Ouverture et traces, ce sont sous ces deux signes que se joue le premier Acte de Mémoire. Acte dans lequel le temps long se marie à l’enfance si on en croit les travaux de l’historien Philippe Ariès, tout dans ces photographies le souligne. De ces enfants qui nous regardent depuis leur XIXe siècle et qui interrogent notre regard, il reste à peu près tout ; nous n’avions pas peu besoin de sciences, nous nous passions de tout. Et nos joies, et nos objets fétiches, et nos oublis, remontent à la surface sur nos traits, nous les reconnaissons si nous prenons patience de bien augmenter la lumière et les contrastes. Cette vielle histoire dont nous nous souvenons vaguement, qui est une vielle chanson cassée est en nous, nous en cherchons les paroles la bouche ouverte dans l’air, elles arrivent sur nos lèvres. Tous les journaux intimes partis au feu sont écrits dans l’Histoire, « parce que rien ne se perd jamais », tel que l’écrit Natacha Nikouline dans une de ses séries. Les histoires et l’Histoire en une, nous marchons sur nos propres traces. Et dans nos regards, dans nos souffles, dans nos actes, sont déjà écrits ceux d’après.

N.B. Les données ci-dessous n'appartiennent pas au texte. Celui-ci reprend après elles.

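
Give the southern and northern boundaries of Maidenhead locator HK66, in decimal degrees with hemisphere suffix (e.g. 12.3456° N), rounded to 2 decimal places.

Field H=7, K=10: +7·20° lon, +10·10° lat → SW at lon -40°, lat 10°.
Square 6, 6: +6·2° lon, +6·1° lat → SW at lon -28°, lat 16°.
Cell spans 2° lon × 1° lat.
south 16.00° N, north 17.00° N.

16.00° N, 17.00° N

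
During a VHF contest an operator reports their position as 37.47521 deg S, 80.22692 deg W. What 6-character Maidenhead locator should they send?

EF92vm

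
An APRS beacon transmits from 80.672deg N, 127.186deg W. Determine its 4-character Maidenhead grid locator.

Shift to the Maidenhead origin (180°W, 90°S): lon 52.81, lat 170.67.
Field: 52.81/20 → 2 → C, 170.67/10 → 17 → R; chars CR.
Square: 12.81/2 → 6, 0.67/1 → 0; chars 60.

CR60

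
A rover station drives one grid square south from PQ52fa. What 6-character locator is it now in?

PQ51fx

Latitude subsquare a = 0; −1 → -1, wraps to 23 = x, carry into square.
Latitude square 2; −1 → 1.
The longitude characters are unchanged.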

Deuxième Acte : celui des couleurs et des lumières. Sur beaucoup de ses photographies dont nous ne saurons trop rappeler les racines picturales, du noir minéral qui travaille en fond se lève des jaillissements sonores, le bleu d’un matin ou d’un souvenir, toujours un bleu d’eau ou d’air, le rouge d’une chair, des draps vifs ou bien nonchalants noués à des couleurs turbulentes. Parfois, l’or est de noir, et l’aplat un vertige.

La lumière et la couleur sont des personnages réversibles, ainsi le troisième Acte : Réversibilité des intentions et des gestes artistiques. La série des Mémento Mori, inspirée tout droit de l’école hollandaise sont des ressouvenances dont la transparence nous implore à vivre mieux, aujourd’hui. Et ce nouvel expressionnisme photographique nous propose une « Frise de la vie » telle que l’avait proposée Edvard Munch. Vies dans la mort, retournements de mouvements artistiques et interversion des sentiments. 

Avec ses gestes picturaux Natacha Nikouline affranchit la photographie. Le nœud se desserre, le rideau s’ouvre, entrons, c’est un théâtre, les ombres en leurs avers y font un bruit de pierre qui rit en plein soleil.